Increasingly, the mere possession of somebody's basic identification information is insufficient to commit fraud, as a growing number of financial and wireless institutions have tightened security significantly by applying advanced technology. Today, these businesses validate identity through scoring technologies, behavioral analysis and other risk-based analytical approaches.
Evidence of this progress can be seen in the Federal Trade Commission's recent announcement of Identity Theft Complaint Data. Despite published reports of more than 57 million breached identities last year, the FTC announced that fraud reported by consumers rose by just 3 percent last year. This is the lowest level of growth in identity theft since the FTC started recording the data in 2000.
Not all industries are as sophisticated about verification technologies, so breach notification makes sense today. As of now, your Social Security number and birth date still have value to a fraudster. The FTC recently stated that the ChoicePoint data breach caused 800 incidents of identity theft. Similarly, in a study of 70 publicly reported breaches, ID Analytics found that 70 percent were the result of crooks targeting identity information, presumably to use in perpetrating identity fraud. Crooks wouldn't be stealing data if they could not convert it into cash.
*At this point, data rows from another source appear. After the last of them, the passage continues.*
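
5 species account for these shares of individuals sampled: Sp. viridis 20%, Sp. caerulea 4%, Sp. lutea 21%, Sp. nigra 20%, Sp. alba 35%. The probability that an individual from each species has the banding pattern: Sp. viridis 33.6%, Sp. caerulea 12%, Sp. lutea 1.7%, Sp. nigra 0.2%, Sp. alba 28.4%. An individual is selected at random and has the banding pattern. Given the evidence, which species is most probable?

Prior × likelihood for each hypothesis:
  Sp. viridis: 0.2 × 0.336 = 0.0672
  Sp. caerulea: 0.04 × 0.12 = 0.0048
  Sp. lutea: 0.21 × 0.017 = 0.00357
  Sp. nigra: 0.2 × 0.002 = 0.0004
  Sp. alba: 0.35 × 0.284 = 0.0994
Total = 0.17537.
Largest term belongs to Sp. alba, so Sp. alba is most probable.

Sp. alba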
But the growth of fraud detection technology is advancing faster than fraudsters' modus operandi. Their ability to profit off of identity information is rapidly diminishing.
Data-breach notification faces the danger of any law that prescribes rules based on rapidly evolving technologies. Such laws have a tendency to look backward toward legacy technologies instead of toward the evolution of new systems.
This same dilemma plagues the Real ID Act, which requires documentary proof of identification information when applying for state driver's licenses, even though modern copying technologies make it easy to mimic 50-year-old birth records.
It applies to antispam statutes that continually are outsmarted by criminals and their evolving technologies.
It applies to any government "watch lists" that fail to recognize the recent emergence of synthetic identities--identities that are fabricated by fraudsters out of multiple sources of legitimate identity information.
Disclosures that are relevant for a world of data matching make little sense in a new era of sophisticated identity verification technologies. A federal data-breach notification law will have far-reaching impacts on consumer confidence and the future of corporate security practices. We need to get this one right.